Concepts of Pipe Routing
Pipe routing is an engineering technique applied for
selecting a proper piping layout fulfilling code and standard requirements,
economic considerations, and most importantly safety. It is the responsibility
of piping designers and piping
design or piping layout engineers to design the most economic and safe piping
route considering all the engineering requirements.
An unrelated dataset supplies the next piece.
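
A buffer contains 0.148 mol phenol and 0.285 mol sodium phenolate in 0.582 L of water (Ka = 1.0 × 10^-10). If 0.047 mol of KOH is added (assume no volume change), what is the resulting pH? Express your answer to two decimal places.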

Pipe routing is one of the most complex activities and the
core of piping engineering for oil & gas, chemical, and power piping
plants. While pipe routing the piping
engineer has to comply with various engineering requirements
like process requirements, accessibility, safety, constructability,
maintenance, and operational requirements. To comply with all such engineering
requirements and develop a techno-economical, safe, and cost-effective pipe
routing the piping professional must be able to manage the following four major
piping components:
·
Pipe and Pipe Fittings
·
Valves
·
Pipe Support wires
·
Instruments
Skills Required for Designing a Good Pipe Routing
To develop
an economic and safe pipe routing, the responsible piping design engineer
should possess the following skills:
Input Reading and Interpreting Skills: The piping design engineer
must be competent in reading and understanding P&IDs, Piping
Material Specifications, Project Specifications, Engineering
guidelines, Code and Standard requirements, Equipment GA drawings, and any
other design requirements.
3D and 2D
software skills: the piping designer must be efficient to handle the 2D
and 3D software.
Piping
Skills: The concerned engineer or designer must be conversant with pipes
and fittings, instrument items, valves, other inline items, piping
supports, Piping Support Spans, and other piping accessories to build a
good piping design.
Pipe Routing Concepts
Pipe
routing is not a single activity. While doing pipe routing, the engineer must
do the support placement and support selection. Without support placement or
without deciding the pipe support locations if a pipe layout is decided there
is no meaning of that pipe routing. The piping designer must decide
on the first support location and then based on the pipe support span decide on
the other support locations. If there is a group of lines running together over
the same structures then usually the smallest large bore pipe is decided as the
basis for support locations.
The
usual parameters that must be considered for finalizing the pipe routing of the
industrial piping to make it techno-economic and safe are
·
Simple and Straight routing as much as possible.
·
Grouping lines together to reduce the number of structures required for
pipe support.
·
Minimize fitting to reduce cost.
·
Provide sufficient flexibility (as
per pipe stress analysis recommendation for critical lines).
·
Space optimization.
·
Considering and optimizing expansion loop requirements.
Avoid unnecessary piping expansion loops.
·
Headroom clearance, proper accessibility of valves, and other engineering
items.
·
Bridge crossing clearance.
·
Road crossing clearance.
·
Keeping provision for future piping.
·
Optimizing pipe spacing or gaps between pipes
·
Considering operational and maintenance space requirements
·
Clash checking considering the worst thermal movements of pipes.